If you’re using XML or PHP to specify your application’s configuration, the above routing configuration must be placed in routing.xml or routing.php according to your format (i.e. XML or PHP).

Note

For those curious about the resource: . setting: it is unusual syntax but used because Symfony requires a resource to be defined (which points to a real file). Once this validation passes Sonata’s AdminPoolLoader is in charge of processing this route and it ignores the resource setting.

At this point you can already access the (empty) admin dashboard by visiting the URL: http://yoursite.local/admin/dashboard.

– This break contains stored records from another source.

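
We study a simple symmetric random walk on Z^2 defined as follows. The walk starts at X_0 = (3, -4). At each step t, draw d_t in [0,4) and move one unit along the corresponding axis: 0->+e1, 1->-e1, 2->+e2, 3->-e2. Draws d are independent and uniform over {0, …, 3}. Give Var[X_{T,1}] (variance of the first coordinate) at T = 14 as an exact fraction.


7

Outcome values over d=0..3: [1, -1, 0, 0]
Σy = 0, Σy² = 2, M = 4
μ = 0/4 = 0,  σ² = 2/4 − (0)² = 1/2
Independent increments: Var[X_14] = 14·σ² = 14·(1/2) = 7


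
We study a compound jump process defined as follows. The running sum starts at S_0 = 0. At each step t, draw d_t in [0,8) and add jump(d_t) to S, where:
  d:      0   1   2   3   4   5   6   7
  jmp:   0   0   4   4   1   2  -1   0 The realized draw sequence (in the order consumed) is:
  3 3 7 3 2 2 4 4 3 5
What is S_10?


t=0: S=0, d=3, jump=4, S_1=4
t=1: S=4, d=3, jump=4, S_2=8
t=2: S=8, d=7, jump=0, S_3=8
t=3: S=8, d=3, jump=4, S_4=12
t=4: S=12, d=2, jump=4, S_5=16
t=5: S=16, d=2, jump=4, S_6=20
t=6: S=20, d=4, jump=1, S_7=21
t=7: S=21, d=4, jump=1, S_8=22
t=8: S=22, d=3, jump=4, S_9=26
t=9: S=26, d=5, jump=2, S_10=28

28


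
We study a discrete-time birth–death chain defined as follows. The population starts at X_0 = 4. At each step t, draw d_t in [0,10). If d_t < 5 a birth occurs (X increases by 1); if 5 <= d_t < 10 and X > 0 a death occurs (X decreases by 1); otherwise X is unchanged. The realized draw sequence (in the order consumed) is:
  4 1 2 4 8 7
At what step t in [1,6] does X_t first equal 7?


t=0: X=4, d=4 → birth, X_1=5
t=1: X=5, d=1 → birth, X_2=6
t=2: X=6, d=2 → birth, X_3=7
t=3: X=7, d=4 → birth, X_4=8
t=4: X=8, d=8 → death, X_5=7
t=5: X=7, d=7 → death, X_6=6

3


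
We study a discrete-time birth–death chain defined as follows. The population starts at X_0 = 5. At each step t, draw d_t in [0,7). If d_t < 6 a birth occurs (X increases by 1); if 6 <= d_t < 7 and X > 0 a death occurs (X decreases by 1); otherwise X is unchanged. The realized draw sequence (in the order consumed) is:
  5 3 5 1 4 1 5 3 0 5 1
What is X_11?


t=0: X=5, d=5 → birth, X_1=6
t=1: X=6, d=3 → birth, X_2=7
t=2: X=7, d=5 → birth, X_3=8
t=3: X=8, d=1 → birth, X_4=9
t=4: X=9, d=4 → birth, X_5=10
t=5: X=10, d=1 → birth, X_6=11
t=6: X=11, d=5 → birth, X_7=12
t=7: X=12, d=3 → birth, X_8=13
t=8: X=13, d=0 → birth, X_9=14
t=9: X=14, d=5 → birth, X_10=15
t=10: X=15, d=1 → birth, X_11=16

16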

1.7. Preparing your Environment

As with all bundles you install, it’s a good practice to clear the cache and install the assets:

bin/console cache:clear
bin/console assets:install

1.8. The Admin Interface

You’ve finished the installation process, congratulations. If you fire up the server, you can now visit the admin page on http://localhost:8000/admin

Note

This tutorial assumes you are using the build-in server using the bin/console server:start (or server:run) command.

Sonata Dashboard

As you can see, the admin panel is very empty. This is because no bundle has provided admin functionality for the admin bundle yet. Fortunately, you’ll learn how to do this in the next chapter.